I have read in the abstract of this paper that:
"The maximum likelihood (ML) procedure of Hartley aud Rao is modified by adapting a transformation from Patterson and Thompson which partitions the likelihood render normality into two parts, one being free of the fixed effects. Maximizing this part yields what are called restricted maximum likelihood (REML) estimators."
I also read in the abstract of this paper that REML:
"takes into account the loss in degrees of freedom resulting from estimating fixed effects."
Sadly I don't have access to the full text of those papers (and probably would not understand if I did).

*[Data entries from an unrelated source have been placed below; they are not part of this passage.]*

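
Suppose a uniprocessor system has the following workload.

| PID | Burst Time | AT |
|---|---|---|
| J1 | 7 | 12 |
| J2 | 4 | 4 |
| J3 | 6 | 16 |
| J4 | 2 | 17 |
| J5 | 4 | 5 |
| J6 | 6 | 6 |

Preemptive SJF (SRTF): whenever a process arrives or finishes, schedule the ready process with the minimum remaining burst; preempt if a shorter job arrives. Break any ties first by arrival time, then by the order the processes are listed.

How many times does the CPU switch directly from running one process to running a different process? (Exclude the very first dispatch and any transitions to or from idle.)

Timeline: | idle 0-4 | J2 4-8 | J5 8-12 | J6 12-18 | J4 18-20 | J3 20-26 | J1 26-33 |
Completion: J1=33  J2=8  J3=26  J4=20  J5=12  J6=18
Turnaround (C−A): J1=21  J2=4  J3=10  J4=3  J5=7  J6=12

5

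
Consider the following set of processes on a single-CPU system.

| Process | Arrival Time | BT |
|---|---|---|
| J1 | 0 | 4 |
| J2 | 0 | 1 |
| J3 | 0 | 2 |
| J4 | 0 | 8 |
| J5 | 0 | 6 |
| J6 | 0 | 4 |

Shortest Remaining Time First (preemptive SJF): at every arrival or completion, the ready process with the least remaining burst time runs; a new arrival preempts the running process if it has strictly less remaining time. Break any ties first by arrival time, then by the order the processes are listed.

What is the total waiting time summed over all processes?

39

Timeline: | J2 0-1 | J3 1-3 | J1 3-7 | J6 7-11 | J5 11-17 | J4 17-25 |
Completion: J1=7  J2=1  J3=3  J4=25  J5=17  J6=11
Turnaround (C−A): J1=7  J2=1  J3=3  J4=25  J5=17  J6=11
Waiting = turnaround − burst: J1=3, J2=0, J3=1, J4=17, J5=11, J6=7
Total waiting = 3 + 0 + 1 + 17 + 11 + 7 = 39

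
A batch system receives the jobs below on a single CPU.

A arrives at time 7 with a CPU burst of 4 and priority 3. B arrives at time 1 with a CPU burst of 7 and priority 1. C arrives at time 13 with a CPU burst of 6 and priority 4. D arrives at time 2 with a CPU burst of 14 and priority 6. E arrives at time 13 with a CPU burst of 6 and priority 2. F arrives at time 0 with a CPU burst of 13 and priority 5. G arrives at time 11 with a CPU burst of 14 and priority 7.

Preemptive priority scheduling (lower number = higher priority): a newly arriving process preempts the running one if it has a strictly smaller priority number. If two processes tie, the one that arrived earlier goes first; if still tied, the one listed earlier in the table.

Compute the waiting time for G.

39

Gantt: | F 0-1 | B 1-8 | A 8-12 | F 12-13 | E 13-19 | C 19-25 | F 25-36 | D 36-50 | G 50-64 |
Completion: A=12  B=8  C=25  D=50  E=19  F=36  G=64
Waiting(G) = turnaround − burst = 53 − 14 = 39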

Also, what are the advantages of REML vs. ML? Under what circumstances may REML be preferred over ML (or vice versa) when fitting a mixed effects model?
Please give an explanation suitable for someone with a high-school (or just beyond) mathematics background!
Best Answer
As per ocram's answer, ML is biased for the estimation of variance components. But observe that the bias gets smaller for larger sample sizes. Hence in answer to your questions "...what are the advantages of REML vs ML ? Under what circumstances may REML be preferred over ML (or vice versa) when fitting a mixed effects model ?", for small sample sizes REML is preferred. However, likelihood ratio tests for REML require exactly the same fixed effects specification in both models. So, to compare models with different fixed effects (a common scenario) with an LR test, ML must be used.
REML takes account of the number of (fixed effects) parameters estimated, losing 1 degree of freedom for each. This is achieved by applying ML to the least squares residuals, which are independent of the fixed effects.